Apollo is a high-growth, global alternative asset manager. In our asset management business, we seek to provide our clients excess return at every point along the risk-reward spectrum from investment grade credit to private equity. For more than three decades, our investing expertise across our fully integrated platform has served the financial return needs of our clients and provided businesses with innovative capital solutions for growth. Through Athene, our retirement services business, we specialize in helping clients achieve financial security by providing a suite of retirement savings products and acting as a solutions provider to institutions. Our patient, creative, and knowledgeable approach to investing aligns our clients, businesses we invest in, our employees, and the communities we impact, to expand opportunity and achieve positive outcomes. As of December 31, 2025, Apollo had approximately $938 billion of assets under management. To learn more, please visit www.apollo.com.

Contacts

Noah Gunn
Global Head of Investor Relations
(212) 822-0540
IR@apollo.com

Joanna Rose
Global Head of Corporate Communications
Apollo Global Management, Inc.
(212) 822-0491
communications@apollo.com


FAQ

How much did Apollo (APO) raise for Apollo Hybrid Value Fund III and when was it announced?
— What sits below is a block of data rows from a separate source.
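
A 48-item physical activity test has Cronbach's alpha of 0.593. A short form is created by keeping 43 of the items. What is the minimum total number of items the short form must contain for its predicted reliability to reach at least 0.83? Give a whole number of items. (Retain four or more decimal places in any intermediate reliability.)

Short-form reliability: n = 43/48 = 0.8958; r_43 = n·r/(1+(n−1)r) ≈ 0.5662
Length factor from the short form to reach 0.83: n' = 0.83(1 − 0.5662) / [0.5662(1 − 0.83)] ≈ 3.7407
Items = 3.7407 × 43 ≈ 160.85 → 161

161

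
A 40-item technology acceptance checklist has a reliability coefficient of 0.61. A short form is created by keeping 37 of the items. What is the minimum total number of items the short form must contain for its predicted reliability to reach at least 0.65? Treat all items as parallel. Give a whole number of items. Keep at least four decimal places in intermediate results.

First, r for the 37-item form: n = 37/40 = 0.9250, so r_37 = 0.9250·0.61/(1 + (0.9250 − 1)·0.61) = 0.5913
Then solve for n' with r_old = 0.5913, r_target = 0.65: n' = 0.65(1 − 0.5913)/[0.5913(1 − 0.65)] = 1.2836
Items = 1.2836 × 37 ≈ 47.49 → 48

48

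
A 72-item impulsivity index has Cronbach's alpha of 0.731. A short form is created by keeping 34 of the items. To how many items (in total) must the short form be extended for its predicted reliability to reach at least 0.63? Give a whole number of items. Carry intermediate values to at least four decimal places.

First, r for the 34-item form: n = 34/72 = 0.4722, so r_34 = 0.4722·0.731/(1 + (0.4722 − 1)·0.731) = 0.5620
Then solve for n' with r_old = 0.5620, r_target = 0.63: n' = 0.63(1 − 0.5620)/[0.5620(1 − 0.63)] = 1.3270
Total items = 1.3270 × 34 = 45.12, rounded up to 46.

46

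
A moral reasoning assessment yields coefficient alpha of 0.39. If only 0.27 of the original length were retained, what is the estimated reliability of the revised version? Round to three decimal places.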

Apollo raised approximately $6.5 billion, announced on May 5, 2026. According to the company, this represents the fund's final close with commitments from new and existing global institutional and wealth investors.

What types of investors committed to HVF III (APO) and why does that matter?

HVF III attracted pension funds, sovereign wealth funds, insurers, endowments and wealth investors. According to the company, this diversified base signals broad institutional demand for hybrid structured-equity solutions across market cycles.

What investment strategy will HVF III (APO) pursue with the $6.5 billion in commitments?

HVF III will focus on structured equity opportunities such as preferred and convertible securities. According to the company, the strategy aims to provide flexible capital for growth, acquisitions, shareholder liquidity and balance sheet optimization.

How does HVF III’s size compare to Apollo’s prior hybrid value funds (APO)?

HVF III at $6.5 billion is larger than HVF II ($4.6 billion in 2022) and HVF I ($3.3 billion in 2019). According to the company, this reflects an expanding hybrid capital platform and track record progression.

Who advised Apollo on the closing of HVF III (APO)?

Paul, Weiss, Rifkind, Wharton & Garrison LLP represented Apollo in the closing. According to the company, the firm provided legal representation in connection with the final close of HVF III on May 5, 2026.